Le Conseil d’Etat confirme donc le rejet des demandes du patient.
Que retenir de cette affaire ?
La question du refus de transfusion sanguine pour motifs religieux est posée ponctuellement devant le Conseil d’Etat depuis maintenant plus d’une vingtaine d’années.
Ce n’est pas un refus de soins comme un autre :
- Par définition, une transfusion sanguine est décidée dans un contexte, sinon de risque vital, du moins de gravité. Les options possibles (tenter de convaincre le patient, expliquer les conséquences d’un refus, etc.) ne sont pas toujours envisageables dans l’urgence.
- Le refus repose sur des convictions religieuses, qu’il est peut-être plus difficile d’infléchir, même avec des arguments médicaux pertinents.
Sur ce sujet délicat, la position du Conseil d’Etat a toujours été pragmatique, à l’image de l’arrêt du 20 mai 2022. - Le consentement aux soins est un principe essentiel qui doit être respecté. Le médecin ne peut imposer un traitement contre la volonté du patient.
- Les directives anticipées permettent de régler beaucoup de situations délicates lorsque le patient est hors d’état d’exprimer sa volonté.
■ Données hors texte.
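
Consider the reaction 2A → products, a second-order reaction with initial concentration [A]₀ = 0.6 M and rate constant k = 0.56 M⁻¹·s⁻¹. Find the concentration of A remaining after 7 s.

0.179 M

Step 1: For a second-order reaction: 1/[A] = 1/[A]₀ + kt
Step 2: 1/[A] = 1/0.6 + 0.56 × 7
Step 3: 1/[A] = 1.667 + 3.92 = 5.587
Step 4: [A] = 1/5.587 = 0.179 M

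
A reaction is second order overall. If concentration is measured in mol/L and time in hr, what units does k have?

(mol/L)⁻¹·hr⁻¹

Step 1: For overall order n, rate = k × (concentration)^n.
Step 2: Rate has units mol/L·hr⁻¹; concentration term has units (mol/L)^2.
Step 3: k = rate / (concentration)^n, so units of k = (mol/L)^(1-2)·hr⁻¹ = (mol/L)⁻¹·hr⁻¹.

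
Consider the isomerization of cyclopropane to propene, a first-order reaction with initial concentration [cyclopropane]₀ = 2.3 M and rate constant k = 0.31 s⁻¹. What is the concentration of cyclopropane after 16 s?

0.01613 M

Step 1: For a first-order reaction: [cyclopropane] = [cyclopropane]₀ × e^(-kt)
Step 2: [cyclopropane] = 2.3 × e^(-0.31 × 16)
Step 3: [cyclopropane] = 2.3 × e^(-4.96)
Step 4: [cyclopropane] = 2.3 × 0.00701293 = 0.01613 M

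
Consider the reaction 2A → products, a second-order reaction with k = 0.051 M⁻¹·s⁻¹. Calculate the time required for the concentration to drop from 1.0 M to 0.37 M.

33.39 s

Step 1: For second-order: t = (1/[A] - 1/[A]₀)/k
Step 2: t = (1/0.37 - 1/1.0)/0.051
Step 3: t = (2.703 - 1)/0.051
Step 4: t = 1.703/0.051 = 33.39 s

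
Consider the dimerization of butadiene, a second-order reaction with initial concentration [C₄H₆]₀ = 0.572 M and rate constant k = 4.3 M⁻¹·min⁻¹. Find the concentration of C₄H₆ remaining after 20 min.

0.0114 M

Step 1: For a second-order reaction: 1/[C₄H₆] = 1/[C₄H₆]₀ + kt
Step 2: 1/[C₄H₆] = 1/0.572 + 4.3 × 20
Step 3: 1/[C₄H₆] = 1.748 + 86 = 87.75
Step 4: [C₄H₆] = 1/87.75 = 0.0114 M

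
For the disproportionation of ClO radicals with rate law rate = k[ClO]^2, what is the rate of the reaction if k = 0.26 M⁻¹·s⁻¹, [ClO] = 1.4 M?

0.5096 M/s

Step 1: Identify the rate law: rate = k[ClO]^2
Step 2: Substitute values: rate = 0.26 × (1.4)^2
Step 3: Calculate: rate = 0.26 × 1.96 = 0.5096 M/s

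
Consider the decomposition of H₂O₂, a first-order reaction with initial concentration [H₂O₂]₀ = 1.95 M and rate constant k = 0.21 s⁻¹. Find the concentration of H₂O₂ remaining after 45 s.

0.0001534 M

Step 1: For a first-order reaction: [H₂O₂] = [H₂O₂]₀ × e^(-kt)
Step 2: [H₂O₂] = 1.95 × e^(-0.21 × 45)
Step 3: [H₂O₂] = 1.95 × e^(-9.45)
Step 4: [H₂O₂] = 1.95 × 7.86896e-05 = 0.0001534 M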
- Mais dans tous les cas, l’existence d’un risque vital est une donnée essentielle qui guide le juge pour trancher au cas par cas. Dans la plupart des affaires qui lui ont été soumises, le Conseil d’Etat a toujours recherché si le pronostic vital était ou non engagé en l’absence de transfusion sanguine. A chaque fois qu’il existait un risque vital en cas d’abstention, la décision de transfusion a été validée. Dans les autres cas, le juge a admis qu’on puisse respecter le souhait du patient de ne pas être transfusé. C'est d'ailleurs une exacte application de ce principe que l'on retrouve dans un arrêt de la Cour administrative d'appel de Bordeaux du 20 octobre 2022 (Arrêt 20BX03081), dans une affaire où une patiente témoin de Jéhovah avait subi trois transfusions successives : les deux premières avaient eu lieu alors qu'elle était inconsciente et en état de détresse vitale, la dernière avait été pratiquée, de surcroît sous sédation non consentie, alors que, entre temps consciente, elle avait réitéré son refus. Seule la troisième transfusion a été considérée comme fautive, du fait des conditions de sa réalisation (sédation non consentie) mais aussi de l'absence de caractère vital.
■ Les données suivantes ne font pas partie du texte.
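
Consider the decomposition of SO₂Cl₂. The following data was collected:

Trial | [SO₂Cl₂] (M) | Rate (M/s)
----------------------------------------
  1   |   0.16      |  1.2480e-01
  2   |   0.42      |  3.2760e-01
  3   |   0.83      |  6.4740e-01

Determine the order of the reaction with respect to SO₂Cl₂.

first order (1)

Step 1: Compare trials to find order n where rate₂/rate₁ = ([SO₂Cl₂]₂/[SO₂Cl₂]₁)^n
Step 2: rate₂/rate₁ = 3.2760e-01/1.2480e-01 = 2.625
Step 3: [SO₂Cl₂]₂/[SO₂Cl₂]₁ = 0.42/0.16 = 2.625
Step 4: n = ln(2.625)/ln(2.625) = 1.00 ≈ 1
Step 5: The reaction is first order in SO₂Cl₂.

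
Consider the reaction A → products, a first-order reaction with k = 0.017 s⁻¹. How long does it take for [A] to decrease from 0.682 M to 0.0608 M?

142.2 s

Step 1: For first-order: t = ln([A]₀/[A])/k
Step 2: t = ln(0.682/0.0608)/0.017
Step 3: t = ln(11.22)/0.017
Step 4: t = 2.417/0.017 = 142.2 s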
Et si le médecin respecte le souhait du patient et que celui-ci meurt du fait de l'absence de transfusion ?
Une mise en cause du médecin par les ayants droit n’est pas exclue, alors pourtant que les souhaits du patient ont été respectés.
Le juge pénal et le juge civil ont eu à se prononcer sur ce sujet dans une affaire où une patiente, témoin de Jéhovah, est décédée à la suite d’une délivrance hémorragique après un accouchement. L’équipe médicale avait respecté le souhait, exprimé par écrit par la patiente elle-même et réitéré par son époux et sa mère, de ne pas recevoir de transfusion. Une autorisation de transfuser avait finalement été demandée au Procureur de la République quelques heures après, devant l’aggravation de l’état de la patiente, mais trop tard pour que la parturiente soit sauvée
Au pénal, l’affaire a abouti à un non-lieu. Au civil, les juges ont estimé que le médecin n’avait pas commis de faute dans la pratique de l’accouchement, ni dans la prévention du risque hémorragique, ni dans l’information de la patiente : "il ne saurait être reproché au médecin, qui doit respecter la volonté du malade, d’avoir éventuellement tardé à pratiquer une intervention vitale, alors qu’il ne pouvait la réaliser sans procéder, contre la volonté du patient, à une transfusion sanguine" (Cour d’appel d’Aix-en-Provence, 21 décembre 2006). Le praticien a donc été mis hors de cause et a obtenu des dommages et intérêts en réparation de son préjudice moral pour procédure abusive.